Uclust release notes v1.1

Cluster, align and search millions of sequences in minutes.

Release notes for v1.1.

WARNING
Please note that version 1.1 is not backwards compatible with v1.0. I apologize for any inconvenience -- I understand the importance of backwards compatibility, and I usually strive to maintain it. However, I believe the new design is significantly better, and I chose to bite the bullet now while there are relatively few users. The major changes are as follows.

The .uc file format has changed
The tab-separated .uc file format now has one more field that gives the label of the target sequence (i.e., the database or seed sequence that matched the query). In v1.0, the last field was the query label. In v1.1, the last two fields are now the query label and target label. Since tabs in the labels would cause problems parsing the file, tabs in labels are now replaced by spaces when FASTA files are read.

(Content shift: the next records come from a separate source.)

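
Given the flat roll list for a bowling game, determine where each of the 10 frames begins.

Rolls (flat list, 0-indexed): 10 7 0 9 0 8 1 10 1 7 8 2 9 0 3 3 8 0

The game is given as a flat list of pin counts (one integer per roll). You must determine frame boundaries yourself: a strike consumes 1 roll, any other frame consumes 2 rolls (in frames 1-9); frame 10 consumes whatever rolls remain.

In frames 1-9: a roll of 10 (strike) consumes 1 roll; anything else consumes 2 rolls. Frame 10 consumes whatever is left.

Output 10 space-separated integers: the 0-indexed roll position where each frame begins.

Answer: 0 1 3 5 7 8 10 12 14 16

Derivation:
Frame 1 starts at roll index 0: roll=10 (strike), consumes 1 roll
Frame 2 starts at roll index 1: rolls=7,0 (sum=7), consumes 2 rolls
Frame 3 starts at roll index 3: rolls=9,0 (sum=9), consumes 2 rolls
Frame 4 starts at roll index 5: rolls=8,1 (sum=9), consumes 2 rolls
Frame 5 starts at roll index 7: roll=10 (strike), consumes 1 roll
Frame 6 starts at roll index 8: rolls=1,7 (sum=8), consumes 2 rolls
Frame 7 starts at roll index 10: rolls=8,2 (sum=10), consumes 2 rolls
Frame 8 starts at roll index 12: rolls=9,0 (sum=9), consumes 2 rolls
Frame 9 starts at roll index 14: rolls=3,3 (sum=6), consumes 2 rolls
Frame 10 starts at roll index 16: 2 remaining rolls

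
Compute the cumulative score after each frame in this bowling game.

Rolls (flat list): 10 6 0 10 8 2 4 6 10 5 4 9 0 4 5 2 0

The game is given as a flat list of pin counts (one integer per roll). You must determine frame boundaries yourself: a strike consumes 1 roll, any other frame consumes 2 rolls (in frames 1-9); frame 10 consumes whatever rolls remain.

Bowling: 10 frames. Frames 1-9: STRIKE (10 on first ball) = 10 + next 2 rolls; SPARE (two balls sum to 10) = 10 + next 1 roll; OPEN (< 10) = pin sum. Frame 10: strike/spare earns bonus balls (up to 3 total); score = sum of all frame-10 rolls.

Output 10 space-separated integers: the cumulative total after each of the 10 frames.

Frame 1: STRIKE. 10 + next two rolls (6+0) = 16. Cumulative: 16
Frame 2: OPEN (6+0=6). Cumulative: 22
Frame 3: STRIKE. 10 + next two rolls (8+2) = 20. Cumulative: 42
Frame 4: SPARE (8+2=10). 10 + next roll (4) = 14. Cumulative: 56
Frame 5: SPARE (4+6=10). 10 + next roll (10) = 20. Cumulative: 76
Frame 6: STRIKE. 10 + next two rolls (5+4) = 19. Cumulative: 95
Frame 7: OPEN (5+4=9). Cumulative: 104
Frame 8: OPEN (9+0=9). Cumulative: 113
Frame 9: OPEN (4+5=9). Cumulative: 122
Frame 10: OPEN. Sum of all frame-10 rolls (2+0) = 2. Cumulative: 124

Answer: 16 22 42 56 76 95 104 113 122 124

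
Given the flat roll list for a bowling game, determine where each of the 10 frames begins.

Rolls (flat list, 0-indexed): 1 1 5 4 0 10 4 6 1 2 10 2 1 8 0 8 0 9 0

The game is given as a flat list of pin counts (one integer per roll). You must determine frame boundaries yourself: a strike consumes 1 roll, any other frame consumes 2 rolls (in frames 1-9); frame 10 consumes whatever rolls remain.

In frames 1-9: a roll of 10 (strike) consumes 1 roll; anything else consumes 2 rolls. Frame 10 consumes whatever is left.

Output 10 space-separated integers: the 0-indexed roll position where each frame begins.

Answer: 0 2 4 6 8 10 11 13 15 17

Derivation:
Frame 1 starts at roll index 0: rolls=1,1 (sum=2), consumes 2 rolls
Frame 2 starts at roll index 2: rolls=5,4 (sum=9), consumes 2 rolls
Frame 3 starts at roll index 4: rolls=0,10 (sum=10), consumes 2 rolls
Frame 4 starts at roll index 6: rolls=4,6 (sum=10), consumes 2 rolls
Frame 5 starts at roll index 8: rolls=1,2 (sum=3), consumes 2 rolls
Frame 6 starts at roll index 10: roll=10 (strike), consumes 1 roll
Frame 7 starts at roll index 11: rolls=2,1 (sum=3), consumes 2 rolls
Frame 8 starts at roll index 13: rolls=8,0 (sum=8), consumes 2 rolls
Frame 9 starts at roll index 15: rolls=8,0 (sum=8), consumes 2 rolls
Frame 10 starts at roll index 17: 2 remaining rolls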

Command-line options have changed
Some options have been removed (e.g., --termgaps, --gapdiffs and --termgapdiffs), and some have been given better names, e.g. --exactalign is now --nofastalign and --mem is now --split.

Different definition of identity
In v1.0, the default definition of identity was (number of adventitial letter-letter columns)/(number of letter-letter columns). This sometimes gave undesirable results due to short regions of high identity in otherwise gappy alignments. In v1.1, identity is defined as (number of identical letter-letter columns)/(length of shorter sequence). I believe this will meet the needs of all current users without the need for --gapdiffs or --termgapdiffs options. If this causes problems for you, please let me know and I'll add appropriate options for your needs.

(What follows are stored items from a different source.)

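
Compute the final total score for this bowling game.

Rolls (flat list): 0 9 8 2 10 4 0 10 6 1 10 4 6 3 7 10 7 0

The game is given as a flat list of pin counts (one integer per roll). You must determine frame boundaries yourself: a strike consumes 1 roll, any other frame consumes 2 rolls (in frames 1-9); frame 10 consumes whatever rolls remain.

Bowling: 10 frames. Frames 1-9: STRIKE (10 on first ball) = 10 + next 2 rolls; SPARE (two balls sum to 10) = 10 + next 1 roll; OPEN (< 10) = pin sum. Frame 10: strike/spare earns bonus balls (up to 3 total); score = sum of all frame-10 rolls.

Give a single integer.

Answer: 141

Derivation:
Frame 1: OPEN (0+9=9). Cumulative: 9
Frame 2: SPARE (8+2=10). 10 + next roll (10) = 20. Cumulative: 29
Frame 3: STRIKE. 10 + next two rolls (4+0) = 14. Cumulative: 43
Frame 4: OPEN (4+0=4). Cumulative: 47
Frame 5: STRIKE. 10 + next two rolls (6+1) = 17. Cumulative: 64
Frame 6: OPEN (6+1=7). Cumulative: 71
Frame 7: STRIKE. 10 + next two rolls (4+6) = 20. Cumulative: 91
Frame 8: SPARE (4+6=10). 10 + next roll (3) = 13. Cumulative: 104
Frame 9: SPARE (3+7=10). 10 + next roll (10) = 20. Cumulative: 124
Frame 10: STRIKE. Sum of all frame-10 rolls (10+7+0) = 17. Cumulative: 141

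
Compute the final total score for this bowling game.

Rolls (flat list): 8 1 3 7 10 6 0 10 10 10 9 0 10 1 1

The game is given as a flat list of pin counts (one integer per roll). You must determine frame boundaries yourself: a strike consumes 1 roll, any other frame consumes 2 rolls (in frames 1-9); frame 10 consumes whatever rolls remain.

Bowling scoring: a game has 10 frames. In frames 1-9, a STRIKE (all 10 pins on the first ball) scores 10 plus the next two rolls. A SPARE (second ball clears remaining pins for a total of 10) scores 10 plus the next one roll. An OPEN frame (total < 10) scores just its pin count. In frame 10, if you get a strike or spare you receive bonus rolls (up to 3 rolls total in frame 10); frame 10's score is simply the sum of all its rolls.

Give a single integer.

Answer: 152

Derivation:
Frame 1: OPEN (8+1=9). Cumulative: 9
Frame 2: SPARE (3+7=10). 10 + next roll (10) = 20. Cumulative: 29
Frame 3: STRIKE. 10 + next two rolls (6+0) = 16. Cumulative: 45
Frame 4: OPEN (6+0=6). Cumulative: 51
Frame 5: STRIKE. 10 + next two rolls (10+10) = 30. Cumulative: 81
Frame 6: STRIKE. 10 + next two rolls (10+9) = 29. Cumulative: 110
Frame 7: STRIKE. 10 + next two rolls (9+0) = 19. Cumulative: 129
Frame 8: OPEN (9+0=9). Cumulative: 138
Frame 9: STRIKE. 10 + next two rolls (1+1) = 12. Cumulative: 150
Frame 10: OPEN. Sum of all frame-10 rolls (1+1) = 2. Cumulative: 152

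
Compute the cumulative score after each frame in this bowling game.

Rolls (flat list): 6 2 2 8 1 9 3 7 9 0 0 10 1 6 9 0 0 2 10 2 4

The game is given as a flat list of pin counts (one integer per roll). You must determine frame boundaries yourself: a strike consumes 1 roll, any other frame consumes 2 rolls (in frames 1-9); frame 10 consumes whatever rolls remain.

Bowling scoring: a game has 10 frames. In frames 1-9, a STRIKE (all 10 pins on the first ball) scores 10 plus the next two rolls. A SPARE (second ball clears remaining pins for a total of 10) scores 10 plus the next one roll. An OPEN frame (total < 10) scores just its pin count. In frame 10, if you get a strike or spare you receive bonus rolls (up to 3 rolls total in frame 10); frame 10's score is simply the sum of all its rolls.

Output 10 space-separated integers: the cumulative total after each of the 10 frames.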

Improved control over alignment
Version 1.1 provides a rich model of gap penalties which allows fine control over the style of alignment that bests models your data. You can specify different open and extend penalties for internal and terminal gaps, for left- and right-end gaps, and different penalties for query vs. target sequence. This is explained in detail in the manual.

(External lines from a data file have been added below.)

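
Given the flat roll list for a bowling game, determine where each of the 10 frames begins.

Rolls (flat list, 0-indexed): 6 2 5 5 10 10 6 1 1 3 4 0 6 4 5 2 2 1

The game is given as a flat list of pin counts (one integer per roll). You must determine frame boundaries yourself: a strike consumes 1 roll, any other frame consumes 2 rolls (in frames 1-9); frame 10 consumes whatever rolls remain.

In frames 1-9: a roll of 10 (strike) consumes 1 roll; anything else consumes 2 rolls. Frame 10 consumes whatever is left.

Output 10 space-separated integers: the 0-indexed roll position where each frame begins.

Frame 1 starts at roll index 0: rolls=6,2 (sum=8), consumes 2 rolls
Frame 2 starts at roll index 2: rolls=5,5 (sum=10), consumes 2 rolls
Frame 3 starts at roll index 4: roll=10 (strike), consumes 1 roll
Frame 4 starts at roll index 5: roll=10 (strike), consumes 1 roll
Frame 5 starts at roll index 6: rolls=6,1 (sum=7), consumes 2 rolls
Frame 6 starts at roll index 8: rolls=1,3 (sum=4), consumes 2 rolls
Frame 7 starts at roll index 10: rolls=4,0 (sum=4), consumes 2 rolls
Frame 8 starts at roll index 12: rolls=6,4 (sum=10), consumes 2 rolls
Frame 9 starts at roll index 14: rolls=5,2 (sum=7), consumes 2 rolls
Frame 10 starts at roll index 16: 2 remaining rolls

Answer: 0 2 4 5 6 8 10 12 14 16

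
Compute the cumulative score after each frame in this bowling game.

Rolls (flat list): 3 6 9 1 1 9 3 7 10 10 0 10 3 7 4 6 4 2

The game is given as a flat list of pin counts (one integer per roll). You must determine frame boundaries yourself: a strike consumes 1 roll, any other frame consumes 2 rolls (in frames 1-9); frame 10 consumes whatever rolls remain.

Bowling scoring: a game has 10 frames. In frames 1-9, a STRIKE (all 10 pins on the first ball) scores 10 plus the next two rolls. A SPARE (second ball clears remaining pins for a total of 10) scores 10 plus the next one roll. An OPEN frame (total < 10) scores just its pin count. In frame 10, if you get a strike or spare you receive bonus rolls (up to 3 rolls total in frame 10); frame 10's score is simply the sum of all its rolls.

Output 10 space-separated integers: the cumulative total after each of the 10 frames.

Answer: 9 20 33 53 73 93 106 120 134 140

Derivation:
Frame 1: OPEN (3+6=9). Cumulative: 9
Frame 2: SPARE (9+1=10). 10 + next roll (1) = 11. Cumulative: 20
Frame 3: SPARE (1+9=10). 10 + next roll (3) = 13. Cumulative: 33
Frame 4: SPARE (3+7=10). 10 + next roll (10) = 20. Cumulative: 53
Frame 5: STRIKE. 10 + next two rolls (10+0) = 20. Cumulative: 73
Frame 6: STRIKE. 10 + next two rolls (0+10) = 20. Cumulative: 93
Frame 7: SPARE (0+10=10). 10 + next roll (3) = 13. Cumulative: 106
Frame 8: SPARE (3+7=10). 10 + next roll (4) = 14. Cumulative: 120
Frame 9: SPARE (4+6=10). 10 + next roll (4) = 14. Cumulative: 134
Frame 10: OPEN. Sum of all frame-10 rolls (4+2) = 6. Cumulative: 140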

Improved alignment quality
In some applications, the heuristics used to achieve very fast alignment speeds (HSPs and banding) could sometimes give poor-quality alignments by finding spurious HSPs and / or by missing regions of high similarity due to long indels. Version 1.1 has improved alignment quality by increased stringency in HSP identification and increased band width. This may sometimes result in slower execution times; you can adjust parameters to achieve higher speeds if needed. A new feature is provided that automatically compares all alignments made by fast heuristics to an "exact" Needleman-Wunsch alignment. This allows you to evaluate the speed / sensitivity trade-off on typical data for your applications.